Monday, June 14, 2010

Can YOU Find the A-Team?

On Friday, June 11, the '80s returned in a box office brawl of rock 'em, sock 'em proportions, pitting the Karate Kid against my beloved A-Team -- and based on the weekend's ticket sales, America prefers kids beating each other up over fugitive soldiers of fortune. Despite my bias as an A-Team super-fan, I totally understand -- until now, The Karate Kid has been a four film franchise (and that's generously including The Karate Kid 3 and The Next Karate Kid), which entails much less commitment from an audience than The A-Team's five seasons' worth of television. Children of the '80s are more likely to have seen a Karate Kid film than an episode of The A-Team, by proxy of time and availability, so nostalgia for the former will trump any interest in the latter. Plus, The Karate Kid is a family film, which always take the gold. So, like I said, I get it. These trends speak for themselves.

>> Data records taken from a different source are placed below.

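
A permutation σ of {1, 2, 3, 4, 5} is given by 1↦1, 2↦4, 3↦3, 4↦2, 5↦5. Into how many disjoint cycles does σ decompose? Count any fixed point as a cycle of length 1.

4

Cycle decomposition: (1) (2 4) (3) (5).
4 cycles.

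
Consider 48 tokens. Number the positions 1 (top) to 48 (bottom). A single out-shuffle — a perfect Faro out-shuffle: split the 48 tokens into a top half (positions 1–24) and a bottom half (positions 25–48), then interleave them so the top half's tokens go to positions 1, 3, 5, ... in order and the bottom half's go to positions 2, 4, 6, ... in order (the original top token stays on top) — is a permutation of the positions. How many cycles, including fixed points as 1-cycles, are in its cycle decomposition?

4

Trace each unvisited position around until it returns:
(1) (2 3 5 9 17 33 ... len 23) (6 11 21 41 34 20 ... len 23) (48)
4 cycles in total.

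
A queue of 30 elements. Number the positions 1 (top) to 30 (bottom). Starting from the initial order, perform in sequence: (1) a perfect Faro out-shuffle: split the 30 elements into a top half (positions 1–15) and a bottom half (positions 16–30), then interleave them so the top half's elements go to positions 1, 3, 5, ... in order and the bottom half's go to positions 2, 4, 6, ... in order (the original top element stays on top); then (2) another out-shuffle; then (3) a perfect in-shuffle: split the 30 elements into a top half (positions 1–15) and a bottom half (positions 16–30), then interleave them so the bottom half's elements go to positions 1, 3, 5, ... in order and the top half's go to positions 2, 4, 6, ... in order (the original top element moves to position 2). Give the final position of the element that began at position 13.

Track the element from position 13 forward through each operation:
  after op 1 (out-shuffle): 13 → 25
  after op 2 (out-shuffle): 25 → 20
  after op 3 (in-shuffle): 20 → 9

9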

I just don't have to like it. The A-Team is still an awesome franchise, and wholly misunderstood, and the new movie only makes it more so. Here's why.

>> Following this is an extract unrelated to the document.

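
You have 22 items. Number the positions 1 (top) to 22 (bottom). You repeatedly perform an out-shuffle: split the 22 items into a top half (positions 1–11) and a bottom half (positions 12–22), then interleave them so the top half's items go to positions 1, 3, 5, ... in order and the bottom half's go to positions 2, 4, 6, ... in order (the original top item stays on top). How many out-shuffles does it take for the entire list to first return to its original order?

6

The out-shuffle permutes the 22 positions with cycle lengths [1, 1, 2, 3, 3, 6, 6].
Every item is home exactly when every cycle has completed a whole number of laps, i.e. after lcm(1, 2, 3, 6) = 6 out-shuffles.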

First of all, the original A-Team series was among the last of the hour long dramedies (comedy + drama) that didn't require fanatically faithful viewership. Fans of Lost know what I'm talking about -- miss one episode, and you'll never know why the smoke monster is a manager at McDonald's in a parallel dimension. Everything you needed to know about the A-Team, you heard in the first twenty seconds of any given episode: "In 1972 a crack commando unit was sent to prison by a military court for a crime they didn't commit . . . Now they survive as soldiers of fortune." Any questions? No? Okay, let's start blowing stuff up.

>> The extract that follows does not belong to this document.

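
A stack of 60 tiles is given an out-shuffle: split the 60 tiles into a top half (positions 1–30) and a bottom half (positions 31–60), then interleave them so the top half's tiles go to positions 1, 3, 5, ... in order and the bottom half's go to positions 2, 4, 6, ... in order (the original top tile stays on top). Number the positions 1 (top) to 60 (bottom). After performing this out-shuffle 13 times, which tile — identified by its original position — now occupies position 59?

47

Work backwards from position 59, undoing one out-shuffle at a time:
59 ← 30 ← 45 ← 23 ← 12 ← ... ← 47 (13 steps).
So the tile now at position 59 started at position 47.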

Sure, this new film falls into the prequel/reboot trap, like Batman Begins, Casino Royale, and Star Trek before it, creating the illusion of contextual substance, but therein also lies the promise of a baggage-free cinematic experience. You already know how it's going to end! Bruce Wayne becomes Batman, Kirk becomes the Captain, and the A-Team, despite 90 minutes' worth of righteous fury, will still be on the run from the government. If they weren't, they wouldn't be the A-Team! So, as is the case for these origin tales, the fun isn't in the destination, but the journey. Since so many films are twist-ending oriented nowadays, predictability is almost as unpredictable, and equally appreciated. I'll call it painless predictability. Sometimes people just need structure.

Unfortunately, the critics expected too much of it. As connoisseurs of the cinema, surely the likes of Roger Ebert understand that The A-Team isn't Shakespeare. It isn't based on a true story, or even inspired by real events. It is, as a movie, inspired by a television show and should be judged accordingly. So, the burning question is, does The A-Team accomplish in 90 minutes what the original series did in 100 episodes? I think so, and since I own all five seasons, I think I trump Ebert and company in this category. This contemporary A-Team could've easily exaggerated its roots in military espionage, making a statement about corruption at all levels of power, but it didn't. It remained a live action cartoon, where tanks can fall out of the sky and drive away, and men can kick attackers clear across a room.

This is the A-Team -- superheroes, sans spandex. No, they have gold chains and flight jackets, instead -- costumes all the same. Sure, their dramatic catchphrase, "I love it when a plan comes together" is much less convicting than, "With great power comes great responsibility," but it's a little less barbaric than, "It's clobberin' time!" They have a specialized vehicle, even, one they drive in the light of day despite their status as government fugitives -- and they never get caught. They made cannons of air conditioner tubing and shot lettuce heads at corrupt land barons. These rules don't apply to films like, say, The Hurt Locker, or Saving Private Ryan, or even McHale's Navy. The A-Team was never meant to be M*A*S*H. Bugs Bunny is more like it, with the army their babbling Elmer Fudd. These "critics" should relate. For all their sophosticated analysis, the A-Team still eludes them.

So more than any crime they didn't commit, what haunts the A-Team now is time. As heady as it seems, perhaps a post-9/11 world can't understand the A-Team, and how the potential corruption of the military offers a backdrop for goofy, violent vigilante justice. Its core audience has aged, too, and with kids in tow would favor the more family-friendly fare of The Karate Kid. As it was, my friends dropped their kids off with a babysitter to catch the midnight premiere with my girlfriend and me. Thankfully, I can rest assured, that the spirit of the A-Team will always be around . . . as long as someone is willing to find them.